A primeira grande perda na história da humanidade de documentos históricos ocorreu na biblioteca de Alexandria que foi acometida pelo fogo e consumiu centenas de milhares de papiros. Grande parte da cultura e acontecimentos daquela época estavam guardadas e se perderam.
Assim também ocorrem quando existem bombas que devastam cidades em tempos de guerra, já que elas não escolhem lugar para cair, além das inundações, terremotos e outros efeitos climáticos que deixam rastro de destruição e perdas irreparáveis.

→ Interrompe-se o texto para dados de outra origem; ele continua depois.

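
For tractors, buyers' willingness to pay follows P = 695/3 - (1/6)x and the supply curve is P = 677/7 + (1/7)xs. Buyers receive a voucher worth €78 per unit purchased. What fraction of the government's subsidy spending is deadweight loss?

DWL / government spending = 63/344

Pre-subsidy: 695/3 - (1/6)x = 677/7 + (1/7)x gives x* = 436 and P* = 159.
With the rebate, buyers effectively pay Pb = Ps − 78, where Ps is the price sellers receive.
On the curves, Pb = 695/3 - (1/6)x and Ps = 677/7 + (1/7)x; the wedge Ps − Pb = 78 gives 677/7 + (1/7)x − (695/3 - (1/6)x) = 78, so x' = 688.
Then Pb = 695/3 − (1/6)·688 = 117 and Ps = 677/7 + (1/7)·688 = 195.
ΔCS = ½(436 + 688)(159 − 117) = 23604; ΔPS = ½(436 + 688)(195 − 159) = 20232.
Government spending = 78 × 688 = 53664.
DWL = ½ × 78 × (688 − 436) = 9828; fraction = 9828 / 53664 = 63/344.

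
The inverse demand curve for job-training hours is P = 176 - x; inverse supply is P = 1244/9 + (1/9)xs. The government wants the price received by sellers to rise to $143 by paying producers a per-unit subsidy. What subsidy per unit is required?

Required subsidy s = $10 per unit

At a seller price of 143, quantity supplied is -1244 + 9·143 = 43.
Buyers absorb 43 only when they pay Pb = 176 − 1·43 = 133.
s = Ps − Pb = 143 − 133 = 10.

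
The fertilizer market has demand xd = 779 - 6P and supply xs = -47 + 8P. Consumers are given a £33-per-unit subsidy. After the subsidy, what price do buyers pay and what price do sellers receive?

Pre-subsidy: 779 - 6P = -47 + 8P gives P* = 59, x* = 425.
With the rebate, buyers effectively pay Pb = Ps − 33, where Ps is the price sellers receive.
Demand in terms of Ps becomes xd = 779 − 6(Ps − 33) = 977 - 6Ps. Setting this equal to supply: 977 - 6Ps = -47 + 8Ps, so Ps = 512/7.
Buyers pay Pb = 512/7 − 33 = 281/7; x' = -47 + 8·(512/7) = 3767/7.

Buyers pay 281/7; sellers receive 512/7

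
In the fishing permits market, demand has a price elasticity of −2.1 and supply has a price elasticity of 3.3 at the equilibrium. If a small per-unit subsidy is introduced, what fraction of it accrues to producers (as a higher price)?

Producer share = 7/18

For a small subsidy around the equilibrium, the benefit split depends on the relative slopes, which at a point are proportional to the elasticities.
Buyer share = εs/(εs + |εd|) = 3.3/(3.3 + 2.1) = 11/18; seller share = |εd|/(εs + |εd|) = 7/18.
So producers capture 7/18 of the subsidy.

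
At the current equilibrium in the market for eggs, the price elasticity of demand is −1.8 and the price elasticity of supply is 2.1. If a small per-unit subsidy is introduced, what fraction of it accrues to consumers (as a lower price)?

For a small subsidy around the equilibrium, the benefit split depends on the relative slopes, which at a point are proportional to the elasticities.
Buyer share = εs/(εs + |εd|) = 2.1/(2.1 + 1.8) = 7/13; seller share = |εd|/(εs + |εd|) = 6/13.

Consumer share = 7/13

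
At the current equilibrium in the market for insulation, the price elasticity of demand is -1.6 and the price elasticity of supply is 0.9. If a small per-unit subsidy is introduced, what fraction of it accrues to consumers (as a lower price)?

Consumer share = 0.36

For a small subsidy around the equilibrium, the benefit split depends on the relative slopes, which at a point are proportional to the elasticities.
Buyer share = εs/(εs + |εd|) = 0.9/(0.9 + 1.6) = 0.36; seller share = |εd|/(εs + |εd|) = 0.64.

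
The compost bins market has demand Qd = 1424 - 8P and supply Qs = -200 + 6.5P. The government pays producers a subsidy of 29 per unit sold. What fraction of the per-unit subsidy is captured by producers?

Producer share = 16/29

Pre-subsidy: 1424 - 8P = -200 + 6.5P gives P* = 112, Q* = 528.
With the subsidy, sellers receive Ps = Pb + 29 for each unit, where Pb is the price buyers pay.
Supply in terms of Pb becomes Qs = -200 + 6.5(Pb + 29) = -11.5 + 6.5Pb. Setting this equal to demand: 1424 - 8Pb = -11.5 + 6.5Pb, so Pb = 99.
Sellers receive Ps = 99 + 29 = 128; Q' = 1424 − 8·99 = 632.
Buyers' price falls by P* − Pb = 112 − 99 = 13; sellers' price rises by Ps − P* = 128 − 112 = 16.
So producers capture 16/29 = 16/29 of each unit of subsidy.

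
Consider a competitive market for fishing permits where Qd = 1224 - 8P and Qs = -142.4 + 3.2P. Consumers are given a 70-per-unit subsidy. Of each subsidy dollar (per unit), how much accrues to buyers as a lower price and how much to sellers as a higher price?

Pre-subsidy: 1224 - 8P = -142.4 + 3.2P gives P* = 122, Q* = 248.
With the rebate, buyers effectively pay Pb = Ps − 70, where Ps is the price sellers receive.
Demand in terms of Ps becomes Qd = 1224 − 8(Ps − 70) = 1784 - 8Ps. Setting this equal to supply: 1784 - 8Ps = -142.4 + 3.2Ps, so Ps = 172.
Buyers pay Pb = 172 − 70 = 102; Q' = -142.4 + 3.2·172 = 408.
Buyers' price falls by P* − Pb = 122 − 102 = 20; sellers' price rises by Ps − P* = 172 − 122 = 50.

Buyers gain 20 per unit; sellers gain 50 per unit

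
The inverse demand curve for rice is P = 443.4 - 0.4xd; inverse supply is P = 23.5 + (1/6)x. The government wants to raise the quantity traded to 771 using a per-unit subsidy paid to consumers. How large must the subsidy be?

Required subsidy s = 17 per unit

At x = 771, from the demand curve buyers pay Pb = 443.4 − 0.4·771 = 135; from the supply curve sellers need Ps = 23.5 + (1/6)·771 = 152.
The subsidy must fill the gap: s = Ps − Pb = 152 − 135 = 17.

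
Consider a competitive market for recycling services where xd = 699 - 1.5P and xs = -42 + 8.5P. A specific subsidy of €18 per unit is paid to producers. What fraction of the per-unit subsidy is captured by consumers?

Consumer share = 0.85

Pre-subsidy: 699 - 1.5P = -42 + 8.5P gives P* = 74.1, x* = 587.85.
With the subsidy, sellers receive Ps = Pb + 18 for each unit, where Pb is the price buyers pay.
Supply in terms of Pb becomes xs = -42 + 8.5(Pb + 18) = 111 + 8.5Pb. Setting this equal to demand: 699 - 1.5Pb = 111 + 8.5Pb, so Pb = 58.8.
Sellers receive Ps = 58.8 + 18 = 76.8; x' = 699 − 1.5·58.8 = 610.8.
Buyers' price falls by P* − Pb = 74.1 − 58.8 = 15.3; sellers' price rises by Ps − P* = 76.8 − 74.1 = 2.7.
So consumers capture 15.3/18 = 0.85 of each unit of subsidy.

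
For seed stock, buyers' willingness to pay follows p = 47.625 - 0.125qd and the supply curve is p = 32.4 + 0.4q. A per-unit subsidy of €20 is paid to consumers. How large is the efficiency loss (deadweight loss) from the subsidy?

Deadweight loss = 8000/21

Pre-subsidy: 47.625 - 0.125q = 32.4 + 0.4q gives q* = 29 and p* = 44.
With the rebate, buyers effectively pay pb = ps − 20, where ps is the price sellers receive.
On the curves, pb = 47.625 - 0.125q and ps = 32.4 + 0.4q; the wedge ps − pb = 20 gives 32.4 + 0.4q − (47.625 - 0.125q) = 20, so q' = 1409/21.
Then pb = 47.625 − 0.125·(1409/21) = 824/21 and ps = 32.4 + 0.4·(1409/21) = 1244/21.
The subsidy expands output by 1409/21 − 29 = 800/21 past the efficient level; on those units the gap between marginal cost and willingness to pay runs from 0 up to 20.
DWL = ½ × 20 × 800/21 = 8000/21.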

Quando ocorrem se perde livros, publicações, obras de arte e outros artefatos que representam uma era, culturas e costumes de um povo. Como igrejas e templos milenares, a perda com prejuízo para a história são muito doloridos, pois não pode se recuperar o que já passou.

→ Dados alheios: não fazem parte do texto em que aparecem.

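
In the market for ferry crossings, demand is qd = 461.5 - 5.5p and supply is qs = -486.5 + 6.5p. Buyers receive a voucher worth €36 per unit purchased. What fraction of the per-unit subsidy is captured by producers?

Producer share = 11/24

Pre-subsidy: 461.5 - 5.5p = -486.5 + 6.5p gives p* = 79, q* = 27.
With the rebate, buyers effectively pay pb = ps − 36, where ps is the price sellers receive.
Demand in terms of ps becomes qd = 461.5 − 5.5(ps − 36) = 659.5 - 5.5ps. Setting this equal to supply: 659.5 - 5.5ps = -486.5 + 6.5ps, so ps = 95.5.
Buyers pay pb = 95.5 − 36 = 59.5; q' = -486.5 + 6.5·95.5 = 134.25.
Buyers' price falls by p* − pb = 79 − 59.5 = 19.5; sellers' price rises by ps − p* = 95.5 − 79 = 16.5.
So producers capture 16.5/36 = 11/24 of each unit of subsidy.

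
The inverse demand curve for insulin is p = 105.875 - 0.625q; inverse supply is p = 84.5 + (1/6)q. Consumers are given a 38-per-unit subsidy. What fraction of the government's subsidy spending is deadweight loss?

DWL / government spending = 0.32

Pre-subsidy: 105.875 - 0.625q = 84.5 + (1/6)q gives q* = 27 and p* = 89.
With the rebate, buyers effectively pay pb = ps − 38, where ps is the price sellers receive.
On the curves, pb = 105.875 - 0.625q and ps = 84.5 + (1/6)q; the wedge ps − pb = 38 gives 84.5 + (1/6)q − (105.875 - 0.625q) = 38, so q' = 75.
Then pb = 105.875 − 0.625·75 = 59 and ps = 84.5 + (1/6)·75 = 97.
ΔCS = ½(27 + 75)(89 − 59) = 1530; ΔPS = ½(27 + 75)(97 − 89) = 408.
Government spending = 38 × 75 = 2850.
DWL = ½ × 38 × (75 − 27) = 912; fraction = 912 / 2850 = 0.32.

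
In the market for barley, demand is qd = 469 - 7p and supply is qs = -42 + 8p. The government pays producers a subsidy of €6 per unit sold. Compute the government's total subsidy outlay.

Government cost = €1517.6

Pre-subsidy: 469 - 7p = -42 + 8p gives p* = 511/15, q* = 3458/15.
With the subsidy, sellers receive ps = pb + 6 for each unit, where pb is the price buyers pay.
Supply in terms of pb becomes qs = -42 + 8(pb + 6) = 6 + 8pb. Setting this equal to demand: 469 - 7pb = 6 + 8pb, so pb = 463/15.
Sellers receive ps = 463/15 + 6 = 553/15; q' = 469 − 7·(463/15) = 3794/15.
Government outlay = subsidy × quantity = 6 × 3794/15 = 1517.6.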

Erechim também viveu um cenário de guerra que se abateu após a chuva de granizo no último domingo, a cidade chora com as perdas que ocorreram. Entre um dos locais que sofreram grandes avarias está o prédio do Arquivo Histórico Municipal, da Secretaria De Cultura, Esporte e Economia Criativa e a Biblioteca Pública Municipal que tiveram parte de seu telhado destruído com as pedras que caíram em Erechim. Afinal, todas as três estão no mesmo local.
Em uma passada no nosso Arquivo Histórico e na Biblioteca Pública Municipal, é visível constatar o que as pedras e a água deixaram de rastro, de estragos e de perdas irrecuperáveis, principalmente de arquivos de jornais que nem existem mais, que são passado, mas que fazem parte de nossa história.

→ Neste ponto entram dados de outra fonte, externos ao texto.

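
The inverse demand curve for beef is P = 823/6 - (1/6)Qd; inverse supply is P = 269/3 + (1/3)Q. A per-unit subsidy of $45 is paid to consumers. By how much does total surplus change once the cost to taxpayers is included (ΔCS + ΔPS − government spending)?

Pre-subsidy: 823/6 - (1/6)Q = 269/3 + (1/3)Q gives Q* = 95 and P* = 364/3.
With the rebate, buyers effectively pay Pb = Ps − 45, where Ps is the price sellers receive.
On the curves, Pb = 823/6 - (1/6)Q and Ps = 269/3 + (1/3)Q; the wedge Ps − Pb = 45 gives 269/3 + (1/3)Q − (823/6 - (1/6)Q) = 45, so Q' = 185.
Then Pb = 823/6 − (1/6)·185 = 319/3 and Ps = 269/3 + (1/3)·185 = 454/3.
ΔCS = ½(95 + 185)(364/3 − 319/3) = 2100; ΔPS = ½(95 + 185)(454/3 − 364/3) = 4200.
Government spending = 45 × 185 = 8325.
Net change = 2100 + 4200 − 8325 = -2025. The loss equals the DWL triangle ½·45·90.

Net change in total surplus = -$2025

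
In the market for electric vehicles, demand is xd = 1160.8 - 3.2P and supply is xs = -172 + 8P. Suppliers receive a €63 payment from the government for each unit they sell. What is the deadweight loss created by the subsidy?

Pre-subsidy: 1160.8 - 3.2P = -172 + 8P gives P* = 119, x* = 780.
With the subsidy, sellers receive Ps = Pb + 63 for each unit, where Pb is the price buyers pay.
Supply in terms of Pb becomes xs = -172 + 8(Pb + 63) = 332 + 8Pb. Setting this equal to demand: 1160.8 - 3.2Pb = 332 + 8Pb, so Pb = 74.
Sellers receive Ps = 74 + 63 = 137; x' = 1160.8 − 3.2·74 = 924.
The subsidy expands output by 924 − 780 = 144 past the efficient level; on those units the gap between marginal cost and willingness to pay runs from 0 up to 63.
DWL = ½ × 63 × 144 = 4536.

Deadweight loss = €4536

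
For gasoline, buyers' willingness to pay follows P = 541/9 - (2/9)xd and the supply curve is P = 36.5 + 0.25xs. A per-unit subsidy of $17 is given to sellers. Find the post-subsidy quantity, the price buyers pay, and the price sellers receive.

x' = 86; buyers pay $41; sellers receive $58

Pre-subsidy: 541/9 - (2/9)x = 36.5 + 0.25x gives x* = 50 and P* = 49.
With the subsidy, sellers receive Ps = Pb + 17 for each unit, where Pb is the price buyers pay.
On the curves, Pb = 541/9 - (2/9)x and Ps = 36.5 + 0.25x; the wedge Ps − Pb = 17 gives 36.5 + 0.25x − (541/9 - (2/9)x) = 17, so x' = 86.
Then Pb = 541/9 − (2/9)·86 = 41 and Ps = 36.5 + 0.25·86 = 58.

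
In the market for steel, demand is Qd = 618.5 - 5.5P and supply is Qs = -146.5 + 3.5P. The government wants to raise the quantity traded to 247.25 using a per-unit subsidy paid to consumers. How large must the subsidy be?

At Q = 247.25, invert demand for the buyer price: Pb = (618.5 − 247.25)/5.5 = 67.5; invert supply for the seller price: Ps = (247.25 − (-146.5))/3.5 = 112.5.
The subsidy must fill the gap: s = Ps − Pb = 112.5 − 67.5 = 45.

Required subsidy s = 45 per unit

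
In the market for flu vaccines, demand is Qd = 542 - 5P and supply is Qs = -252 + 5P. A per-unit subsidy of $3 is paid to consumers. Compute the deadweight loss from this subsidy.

Pre-subsidy: 542 - 5P = -252 + 5P gives P* = 79.4, Q* = 145.
With the rebate, buyers effectively pay Pb = Ps − 3, where Ps is the price sellers receive.
Demand in terms of Ps becomes Qd = 542 − 5(Ps − 3) = 557 - 5Ps. Setting this equal to supply: 557 - 5Ps = -252 + 5Ps, so Ps = 80.9.
Buyers pay Pb = 80.9 − 3 = 77.9; Q' = -252 + 5·80.9 = 152.5.
The subsidy expands output by 152.5 − 145 = 7.5 past the efficient level; on those units the gap between marginal cost and willingness to pay runs from 0 up to 3.
DWL = ½ × 3 × 7.5 = 11.25.

Deadweight loss = $11.25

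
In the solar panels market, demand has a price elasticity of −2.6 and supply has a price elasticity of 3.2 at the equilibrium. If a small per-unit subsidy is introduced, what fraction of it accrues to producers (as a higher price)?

Producer share = 13/29

For a small subsidy around the equilibrium, the benefit split depends on the relative slopes, which at a point are proportional to the elasticities.
Buyer share = εs/(εs + |εd|) = 3.2/(3.2 + 2.6) = 16/29; seller share = |εd|/(εs + |εd|) = 13/29.
So producers capture 13/29 of the subsidy.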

O cenário é desolador: arquivos secando ao sol, outros sendo secados com secadores de cabelo, outros irrecuperáveis. De um local que recebia diariamente um grande número de visitantes e alunos, agora uma grande frente de recuperação, de união de esforços e de tentar salvar o máximo que se pode, de garantir que grande parte da história de Erechim não se perca para sempre.
Nesta união de esforços, desde a última segunda, estão alunos e professores do curso de História da Universidade Federal da Fronteira Sul que fizeram um mutirão nos trabalhos de recuperação.
Como diz o Coordenador do Arquivo Histórico, Henrique Trizotto, a união fez a diferença neste momento e continuará fazendo até que o cenário interno mude, que as telhas sejam trocadas, (já está ocorrendo), que os documentos sequem e que as perdas, no final, não sejam tão significativas para a vida seguir em frente. Igual situação da Biblioteca Pública Municipal.
No total das ações foram substituídas cerca 260 caixas de arquivo, que estavam úmidas ou molhadas (principalmente processos crime, processos cíveis, monografias). Metade do Diário de Notícias, 1/3 do A Voz da Serra, 80% do diário da Manhã, 1/3 do Jornal Bom Dia e 3 das 12 gavetas da mapoteca com todos os mapas molhados
“Essa chuva de granizo trouxe prejuízos incalculáveis ao Arquivo Histórico. Mesas, armários e prateleiras podem ser substituídos, mas cada documento que se perder é um pedaço da nossa história e da nossa memória que será muito difícil, para não dizer impossível de se recuperar”, garante Trizotto, afirmando ainda que, é um duro golpe a um espaço que há 45 anos (completos no último dia 18) luta para salvaguardar o patrimônio documental do município e salvaguardar a memória e a história Erechim.